Lifestyle isn’t a silver bullet
Lifestyle models may be visually appealing, but they come with high economic risk.
They cannot form the economic backbone of a city of more than 10 million people.
A metropolis cannot depend on cafés, décor shops, or curated micro-experiences.
These businesses have low margins, limited productivity, and minimal industrial or export value.
Nor can it depend on branded real estate projects accessible only to a small portion of residents.
Still, lifestyle plays an essential role: shaping the city’s image, enhancing livability, supporting consumption, attracting young professionals, fueling the creative sector, and giving the city its emotional texture.
Lifestyle is the cultural ‘front end’ of an urban system. It is not the engine, but the energy.
The real question for Ho Chi Minh City is not whether to develop lifestyle industries, but where to place them within the larger urban strategy.
The right approach is to treat lifestyle as the city’s cultural and aesthetic interface, while the true pillars remain technology, logistics, finance, high-quality services, import–export, and innovation.
When these pillars are strong, lifestyle can grow on top of a stable economic base.

An international visitor shops for Vietnamese fashion in Ho Chi Minh City. Photo: Huu Hanh / Tuoi Tre
Exporting culture through a distinctive lifestyle
If lifestyle can’t be a core economic engine, can it become a cultural export?
Many countries have done this.
South Korea exports Hallyu; China exports Guochao; Bangkok exports street food culture and night markets; Bali exports a meditative, nature-centered way of living.
In every case, the lifestyle isn’t merely attractive. It’s original and deeply rooted in local culture.
Can Ho Chi Minh City achieve this? Yes, but only with conditions.
The city’s lifestyle must have a clear cultural signature: the open, improvisational, East-meets-West spirit of Saigon; its fast yet warm energy; and its distinctly urban street character.
If these qualities are distilled into design, cuisine, crafts, décor, cafés, or service models, Ho Chi Minh City can create products that feel unmistakably its own.
Potential directions could include Saigon Retro, Tropical Modernism, or lifestyle products that celebrate Vietnamese materials, such as ceramics, bamboo, lacquer, and natural wood, reimagined through a contemporary urban lens.
With thoughtful packaging and storytelling through media, art, music, and tourism, these can become experiences international visitors seek out and take home.
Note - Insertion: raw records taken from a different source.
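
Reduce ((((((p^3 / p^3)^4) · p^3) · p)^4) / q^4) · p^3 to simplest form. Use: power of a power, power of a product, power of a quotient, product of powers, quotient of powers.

((((((p^3 / p^3)^4) · p^3) · p)^4) / q^4) · p^3
= ((((((p^3 / p^3)^4) · p^3)^4) · (p^4)) / q^4) · p^3    [power of a product]
= ((((((p^3 / p^3)^4)^4) · ((p^3)^4)) · (p^4)) / q^4) · p^3    [power of a product]
= (((((p^3 / p^3)^16) · ((p^3)^4)) · (p^4)) / q^4) · p^3    [power of a power]
= ((((((p^3)^16) / ((p^3)^16)) · ((p^3)^4)) · (p^4)) / q^4) · p^3    [power of a quotient]
= ((((p^48 / ((p^3)^16)) · ((p^3)^4)) · (p^4)) / q^4) · p^3    [power of a power]
= ((((p^48 / p^48) · ((p^3)^4)) · (p^4)) / q^4) · p^3    [power of a power]
= (((p^0 · ((p^3)^4)) · (p^4)) / q^4) · p^3    [quotient of powers]
= (((p^0 · p^12) · (p^4)) / q^4) · p^3    [power of a power]
= ((p^12 · (p^4)) / q^4) · p^3    [product of powers]
= (p^16 / q^4) · p^3    [product of powers]
= p^19·q^(-4)    [quotient of powers; product of powers]

p^19·q^(-4)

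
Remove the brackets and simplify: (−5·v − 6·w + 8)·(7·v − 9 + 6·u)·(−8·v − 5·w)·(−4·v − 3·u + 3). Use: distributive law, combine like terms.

(−5·v − 6·w + 8)·(7·v − 9 + 6·u)·(−8·v − 5·w)·(−4·v − 3·u + 3)
= (−35·v^2 + 45·v − 30·u·v − 42·v·w + 54·w − 36·u·w + 56·v − 72 + 48·u)·(−8·v − 5·w)·(−4·v − 3·u + 3)    [distributive law]
= (−35·v^2 + 101·v − 30·u·v − 42·v·w + 54·w − 36·u·w − 72 + 48·u)·(−8·v − 5·w)·(−4·v − 3·u + 3)    [combine like terms]
= (280·v^3 + 175·v^2·w − 808·v^2 − 505·v·w + 240·u·v^2 + 150·u·v·w + 336·v^2·w + 210·v·w^2 − 432·v·w − 270·w^2 + 288·u·v·w + 180·u·w^2 + 576·v + 360·w − 384·u·v − 240·u·w)·(−4·v − 3·u + 3)    [distributive law]
= (280·v^3 + 511·v^2·w − 808·v^2 − 937·v·w + 240·u·v^2 + 438·u·v·w + 210·v·w^2 − 270·w^2 + 180·u·w^2 + 576·v + 360·w − 384·u·v − 240·u·w)·(−4·v − 3·u + 3)    [combine like terms]
= −1120·v^4 − 840·u·v^3 + 840·v^3 − 2044·v^3·w − 1533·u·v^2·w + 1533·v^2·w + 3232·v^3 + 2424·u·v^2 − 2424·v^2 + 3748·v^2·w + 2811·u·v·w − 2811·v·w − 960·u·v^3 − 720·u^2·v^2 + 720·u·v^2 − 1752·u·v^2·w − 1314·u^2·v·w + 1314·u·v·w − 840·v^2·w^2 − 630·u·v·w^2 + 630·v·w^2 + 1080·v·w^2 + 810·u·w^2 − 810·w^2 − 720·u·v·w^2 − 540·u^2·w^2 + 540·u·w^2 − 2304·v^2 − 1728·u·v + 1728·v − 1440·v·w − 1080·u·w + 1080·w + 1536·u·v^2 + 1152·u^2·v − 1152·u·v + 960·u·v·w + 720·u^2·w − 720·u·w    [distributive law]
= −1120·v^4 − 1800·u·v^3 + 4072·v^3 − 2044·v^3·w − 3285·u·v^2·w + 5281·v^2·w + 4680·u·v^2 − 4728·v^2 + 5085·u·v·w − 4251·v·w − 720·u^2·v^2 − 1314·u^2·v·w − 840·v^2·w^2 − 1350·u·v·w^2 + 1710·v·w^2 + 1350·u·w^2 − 810·w^2 − 540·u^2·w^2 − 2880·u·v + 1728·v − 1800·u·w + 1080·w + 1152·u^2·v + 720·u^2·w    [combine like terms]

−1120·v^4 − 1800·u·v^3 + 4072·v^3 − 2044·v^3·w − 3285·u·v^2·w + 5281·v^2·w + 4680·u·v^2 − 4728·v^2 + 5085·u·v·w − 4251·v·w − 720·u^2·v^2 − 1314·u^2·v·w − 840·v^2·w^2 − 1350·u·v·w^2 + 1710·v·w^2 + 1350·u·w^2 − 810·w^2 − 540·u^2·w^2 − 2880·u·v + 1728·v − 1800·u·w + 1080·w + 1152·u^2·v + 720·u^2·w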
It’s no coincidence that what many tourists remember about Ho Chi Minh City are sidewalk cafés, lively street corners, cultural fusion, and an unmistakable energy.
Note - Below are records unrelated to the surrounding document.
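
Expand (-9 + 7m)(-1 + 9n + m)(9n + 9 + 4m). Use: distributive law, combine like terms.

-648n + 81 - 108m - 729n^2 + 99mn - m^2 + 567mn^2 + 315m^2n + 28m^3

(-9 + 7m)(-1 + 9n + m)(9n + 9 + 4m)
= (9 - 81n - 9m - 7m + 63mn + 7m^2)(9n + 9 + 4m)    [distributive law]
= (9 - 81n - 16m + 63mn + 7m^2)(9n + 9 + 4m)    [combine like terms]
= 81n + 81 + 36m - 729n^2 - 729n - 324mn - 144mn - 144m - 64m^2 + 567mn^2 + 567mn + 252m^2n + 63m^2n + 63m^2 + 28m^3    [distributive law]
= -648n + 81 - 108m - 729n^2 + 99mn - m^2 + 567mn^2 + 315m^2n + 28m^3    [combine like terms]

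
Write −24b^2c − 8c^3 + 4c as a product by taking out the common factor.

−24b^2c − 8c^3 + 4c
= 4(−6b^2c − 2c^3 + c)    [factor out 4]
= 4c(−6b^2 − 2c^2 + 1)    [factor out c]

4c(−6b^2 − 2c^2 + 1)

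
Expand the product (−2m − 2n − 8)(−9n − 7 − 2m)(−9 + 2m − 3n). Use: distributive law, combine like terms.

−116mn + 32m^2n − 30mn^2 − 158m + 24m^2 + 8m^3 − 420n^2 − 54n^3 − 942n − 504

(−2m − 2n − 8)(−9n − 7 − 2m)(−9 + 2m − 3n)
= (18mn + 14m + 4m^2 + 18n^2 + 14n + 4mn + 72n + 56 + 16m)(−9 + 2m − 3n)    [distributive law]
= (22mn + 30m + 4m^2 + 18n^2 + 86n + 56)(−9 + 2m − 3n)    [combine like terms]
= −198mn + 44m^2n − 66mn^2 − 270m + 60m^2 − 90mn − 36m^2 + 8m^3 − 12m^2n − 162n^2 + 36mn^2 − 54n^3 − 774n + 172mn − 258n^2 − 504 + 112m − 168n    [distributive law]
= −116mn + 32m^2n − 30mn^2 − 158m + 24m^2 + 8m^3 − 420n^2 − 54n^3 − 942n − 504    [combine like terms]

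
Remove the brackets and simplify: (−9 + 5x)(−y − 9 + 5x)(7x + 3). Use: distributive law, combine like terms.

48xy + 27y + 297x + 243 − 555x² − 35x²y + 175x³

(−9 + 5x)(−y − 9 + 5x)(7x + 3)
= (9y + 81 − 45x − 5xy − 45x + 25x²)(7x + 3)    [distributive law]
= (9y + 81 − 90x − 5xy + 25x²)(7x + 3)    [combine like terms]
= 63xy + 27y + 567x + 243 − 630x² − 270x − 35x²y − 15xy + 175x³ + 75x²    [distributive law]
= 48xy + 27y + 297x + 243 − 555x² − 35x²y + 175x³    [combine like terms]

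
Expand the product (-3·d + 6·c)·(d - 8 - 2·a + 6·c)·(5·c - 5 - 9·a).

(-3·d + 6·c)·(d - 8 - 2·a + 6·c)·(5·c - 5 - 9·a)
= (-3·d² + 24·d + 6·a·d - 18·c·d + 6·c·d - 48·c - 12·a·c + 36·c²)·(5·c - 5 - 9·a)    [distributive law]
= (-3·d² + 24·d + 6·a·d - 12·c·d - 48·c - 12·a·c + 36·c²)·(5·c - 5 - 9·a)    [combine like terms]
= -15·c·d² + 15·d² + 27·a·d² + 120·c·d - 120·d - 216·a·d + 30·a·c·d - 30·a·d - 54·a²·d - 60·c²·d + 60·c·d + 108·a·c·d - 240·c² + 240·c + 432·a·c - 60·a·c² + 60·a·c + 108·a²·c + 180·c³ - 180·c² - 324·a·c²    [distributive law]
= -15·c·d² + 15·d² + 27·a·d² + 180·c·d - 120·d - 246·a·d + 138·a·c·d - 54·a²·d - 60·c²·d - 420·c² + 240·c + 492·a·c - 384·a·c² + 108·a²·c + 180·c³    [combine like terms]

-15·c·d² + 15·d² + 27·a·d² + 180·c·d - 120·d - 246·a·d + 138·a·c·d - 54·a²·d - 60·c²·d - 420·c² + 240·c + 492·a·c - 384·a·c² + 108·a²·c + 180·c³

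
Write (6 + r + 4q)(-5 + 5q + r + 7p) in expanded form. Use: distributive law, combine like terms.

-30 + 10q + r + 42p + 9qr + r^2 + 7pr + 20q^2 + 28pq

(6 + r + 4q)(-5 + 5q + r + 7p)
= -30 + 30q + 6r + 42p - 5r + 5qr + r^2 + 7pr - 20q + 20q^2 + 4qr + 28pq    [distributive law]
= -30 + 10q + r + 42p + 9qr + r^2 + 7pr + 20q^2 + 28pq    [combine like terms]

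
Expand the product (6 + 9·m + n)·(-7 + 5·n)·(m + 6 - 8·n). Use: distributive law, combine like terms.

-420·m - 252 + 474·n + 797·m·n - 154·n^2 - 63·m^2 + 45·m^2·n - 355·m·n^2 - 40·n^3

(6 + 9·m + n)·(-7 + 5·n)·(m + 6 - 8·n)
= (-42 + 30·n - 63·m + 45·m·n - 7·n + 5·n^2)·(m + 6 - 8·n)    [distributive law]
= (-42 + 23·n - 63·m + 45·m·n + 5·n^2)·(m + 6 - 8·n)    [combine like terms]
= -42·m - 252 + 336·n + 23·m·n + 138·n - 184·n^2 - 63·m^2 - 378·m + 504·m·n + 45·m^2·n + 270·m·n - 360·m·n^2 + 5·m·n^2 + 30·n^2 - 40·n^3    [distributive law]
= -420·m - 252 + 474·n + 797·m·n - 154·n^2 - 63·m^2 + 45·m^2·n - 355·m·n^2 - 40·n^3    [combine like terms]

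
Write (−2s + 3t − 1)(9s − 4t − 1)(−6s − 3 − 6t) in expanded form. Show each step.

108s^3 + 96s^2 − 102s^2t − 69st − 138st^2 + 15s + 30t^2 + 72t^3 − 9t − 3

(−2s + 3t − 1)(9s − 4t − 1)(−6s − 3 − 6t)
= (−18s^2 + 8st + 2s + 27st − 12t^2 − 3t − 9s + 4t + 1)(−6s − 3 − 6t)    [distributive law]
= (−18s^2 + 35st − 7s − 12t^2 + t + 1)(−6s − 3 − 6t)    [combine like terms]
= 108s^3 + 54s^2 + 108s^2t − 210s^2t − 105st − 210st^2 + 42s^2 + 21s + 42st + 72st^2 + 36t^2 + 72t^3 − 6st − 3t − 6t^2 − 6s − 3 − 6t    [distributive law]
= 108s^3 + 96s^2 − 102s^2t − 69st − 138st^2 + 15s + 30t^2 + 72t^3 − 9t − 3    [combine like terms]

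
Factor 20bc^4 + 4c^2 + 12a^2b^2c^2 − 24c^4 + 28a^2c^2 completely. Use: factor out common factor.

20bc^4 + 4c^2 + 12a^2b^2c^2 − 24c^4 + 28a^2c^2
= 4(5bc^4 + c^2 + 3a^2b^2c^2 − 6c^4 + 7a^2c^2)    [factor out 4]
= 4c^2(5bc^2 + 1 + 3a^2b^2 − 6c^2 + 7a^2)    [factor out c^2]

4c^2(5bc^2 + 1 + 3a^2b^2 − 6c^2 + 7a^2)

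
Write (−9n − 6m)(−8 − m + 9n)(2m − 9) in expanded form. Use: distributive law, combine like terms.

549mn − 648n − 90m^2n − 162mn^2 + 729n^2 + 42m^2 − 432m + 12m^3

(−9n − 6m)(−8 − m + 9n)(2m − 9)
= (72n + 9mn − 81n^2 + 48m + 6m^2 − 54mn)(2m − 9)    [distributive law]
= (72n − 45mn − 81n^2 + 48m + 6m^2)(2m − 9)    [combine like terms]
= 144mn − 648n − 90m^2n + 405mn − 162mn^2 + 729n^2 + 96m^2 − 432m + 12m^3 − 54m^2    [distributive law]
= 549mn − 648n − 90m^2n − 162mn^2 + 729n^2 + 42m^2 − 432m + 12m^3    [combine like terms]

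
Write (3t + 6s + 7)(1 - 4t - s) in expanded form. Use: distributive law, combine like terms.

(3t + 6s + 7)(1 - 4t - s)
= 3t - 12t^2 - 3st + 6s - 24st - 6s^2 + 7 - 28t - 7s    [distributive law]
= -25t - 12t^2 - 27st - s - 6s^2 + 7    [combine like terms]

-25t - 12t^2 - 27st - s - 6s^2 + 7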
These elements can become raw materials for cultural export if developed intentionally.
But success requires a real ecosystem, not trends.
Cultural identity must grow from within, not through imitation.
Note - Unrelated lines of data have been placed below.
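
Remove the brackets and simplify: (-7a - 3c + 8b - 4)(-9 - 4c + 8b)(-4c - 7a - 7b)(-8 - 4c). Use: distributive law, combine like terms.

(-7a - 3c + 8b - 4)(-9 - 4c + 8b)(-4c - 7a - 7b)(-8 - 4c)
= (63a + 28ac - 56ab + 27c + 12c^2 - 24bc - 72b - 32bc + 64b^2 + 36 + 16c - 32b)(-4c - 7a - 7b)(-8 - 4c)    [distributive law]
= (63a + 28ac - 56ab + 43c + 12c^2 - 56bc - 104b + 64b^2 + 36)(-4c - 7a - 7b)(-8 - 4c)    [combine like terms]
= (-252ac - 441a^2 - 441ab - 112ac^2 - 196a^2c - 196abc + 224abc + 392a^2b + 392ab^2 - 172c^2 - 301ac - 301bc - 48c^3 - 84ac^2 - 84bc^2 + 224bc^2 + 392abc + 392b^2c + 416bc + 728ab + 728b^2 - 256b^2c - 448ab^2 - 448b^3 - 144c - 252a - 252b)(-8 - 4c)    [distributive law]
= (-553ac - 441a^2 + 287ab - 196ac^2 - 196a^2c + 420abc + 392a^2b - 56ab^2 - 172c^2 + 115bc - 48c^3 + 140bc^2 + 136b^2c + 728b^2 - 448b^3 - 144c - 252a - 252b)(-8 - 4c)    [combine like terms]
= 4424ac + 2212ac^2 + 3528a^2 + 1764a^2c - 2296ab - 1148abc + 1568ac^2 + 784ac^3 + 1568a^2c + 784a^2c^2 - 3360abc - 1680abc^2 - 3136a^2b - 1568a^2bc + 448ab^2 + 224ab^2c + 1376c^2 + 688c^3 - 920bc - 460bc^2 + 384c^3 + 192c^4 - 1120bc^2 - 560bc^3 - 1088b^2c - 544b^2c^2 - 5824b^2 - 2912b^2c + 3584b^3 + 1792b^3c + 1152c + 576c^2 + 2016a + 1008ac + 2016b + 1008bc    [distributive law]
= 5432ac + 3780ac^2 + 3528a^2 + 3332a^2c - 2296ab - 4508abc + 784ac^3 + 784a^2c^2 - 1680abc^2 - 3136a^2b - 1568a^2bc + 448ab^2 + 224ab^2c + 1952c^2 + 1072c^3 + 88bc - 1580bc^2 + 192c^4 - 560bc^3 - 4000b^2c - 544b^2c^2 - 5824b^2 + 3584b^3 + 1792b^3c + 1152c + 2016a + 2016b    [combine like terms]

5432ac + 3780ac^2 + 3528a^2 + 3332a^2c - 2296ab - 4508abc + 784ac^3 + 784a^2c^2 - 1680abc^2 - 3136a^2b - 1568a^2bc + 448ab^2 + 224ab^2c + 1952c^2 + 1072c^3 + 88bc - 1580bc^2 + 192c^4 - 560bc^3 - 4000b^2c - 544b^2c^2 - 5824b^2 + 3584b^3 + 1792b^3c + 1152c + 2016a + 2016b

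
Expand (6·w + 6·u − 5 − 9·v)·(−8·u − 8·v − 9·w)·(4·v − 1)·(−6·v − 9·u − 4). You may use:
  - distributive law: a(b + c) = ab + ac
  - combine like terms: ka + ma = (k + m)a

1260·u·v²·w + 3672·u²·v·w − 303·u·v·w − 918·u²·w − 3·u·w − 792·v³·w − 1410·v²·w − 318·v·w + 1296·v²·w² + 1944·u·v·w² + 540·v·w² − 486·u·w² − 216·w² + 288·u²·v² + 1728·u³·v − 744·u²·v − 432·u³ + 168·u² − 3168·u·v³ − 1992·u·v² + 56·u·v + 160·u − 1680·v³ − 112·v² + 160·v + 180·w − 1728·v⁴

(6·w + 6·u − 5 − 9·v)·(−8·u − 8·v − 9·w)·(4·v − 1)·(−6·v − 9·u − 4)
= (−48·u·w − 48·v·w − 54·w² − 48·u² − 48·u·v − 54·u·w + 40·u + 40·v + 45·w + 72·u·v + 72·v² + 81·v·w)·(4·v − 1)·(−6·v − 9·u − 4)    [distributive law]
= (−102·u·w + 33·v·w − 54·w² − 48·u² + 24·u·v + 40·u + 40·v + 45·w + 72·v²)·(4·v − 1)·(−6·v − 9·u − 4)    [combine like terms]
= (−408·u·v·w + 102·u·w + 132·v²·w − 33·v·w − 216·v·w² + 54·w² − 192·u²·v + 48·u² + 96·u·v² − 24·u·v + 160·u·v − 40·u + 160·v² − 40·v + 180·v·w − 45·w + 288·v³ − 72·v²)·(−6·v − 9·u − 4)    [distributive law]
= (−408·u·v·w + 102·u·w + 132·v²·w + 147·v·w − 216·v·w² + 54·w² − 192·u²·v + 48·u² + 96·u·v² + 136·u·v − 40·u + 88·v² − 40·v − 45·w + 288·v³)·(−6·v − 9·u − 4)    [combine like terms]
= 2448·u·v²·w + 3672·u²·v·w + 1632·u·v·w − 612·u·v·w − 918·u²·w − 408·u·w − 792·v³·w − 1188·u·v²·w − 528·v²·w − 882·v²·w − 1323·u·v·w − 588·v·w + 1296·v²·w² + 1944·u·v·w² + 864·v·w² − 324·v·w² − 486·u·w² − 216·w² + 1152·u²·v² + 1728·u³·v + 768·u²·v − 288·u²·v − 432·u³ − 192·u² − 576·u·v³ − 864·u²·v² − 384·u·v² − 816·u·v² − 1224·u²·v − 544·u·v + 240·u·v + 360·u² + 160·u − 528·v³ − 792·u·v² − 352·v² + 240·v² + 360·u·v + 160·v + 270·v·w + 405·u·w + 180·w − 1728·v⁴ − 2592·u·v³ − 1152·v³    [distributive law]
= 1260·u·v²·w + 3672·u²·v·w − 303·u·v·w − 918·u²·w − 3·u·w − 792·v³·w − 1410·v²·w − 318·v·w + 1296·v²·w² + 1944·u·v·w² + 540·v·w² − 486·u·w² − 216·w² + 288·u²·v² + 1728·u³·v − 744·u²·v − 432·u³ + 168·u² − 3168·u·v³ − 1992·u·v² + 56·u·v + 160·u − 1680·v³ − 112·v² + 160·v + 180·w − 1728·v⁴    [combine like terms]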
The city needs capable businesses that can standardize products, expand chains, and bring Vietnamese identity abroad.
It also requires cross-industry collaboration, bringing together art, design, food, technology, and marketing to achieve a lasting impact.
A lifestyle you can recognize at a glance
To export culture successfully, Ho Chi Minh City’s lifestyle must serve as a visual and emotional ‘language’ that immediately signals, “This is Saigon.”
Achieving that will require AI tools, digital platforms, strong communication capabilities, and solid urban economic pillars working together.
The lifestyle economy won’t solve every development challenge.
But if embedded properly into cultural planning, innovation strategy, and tourism, it can become a unique asset and even an export.
Ho Chi Minh City now faces a rare choice: evolve into a lifestyle city with depth and personality, or fall into a cycle of imitation and fast obsolescence.
The answer lies in treating lifestyle as part of a broader cultural–technological–urban strategy, not as a fleeting trend.
Only then can the lifestyle economy do more than beautify the city.
It can help tell a story about Saigon that the world actually wants to hear.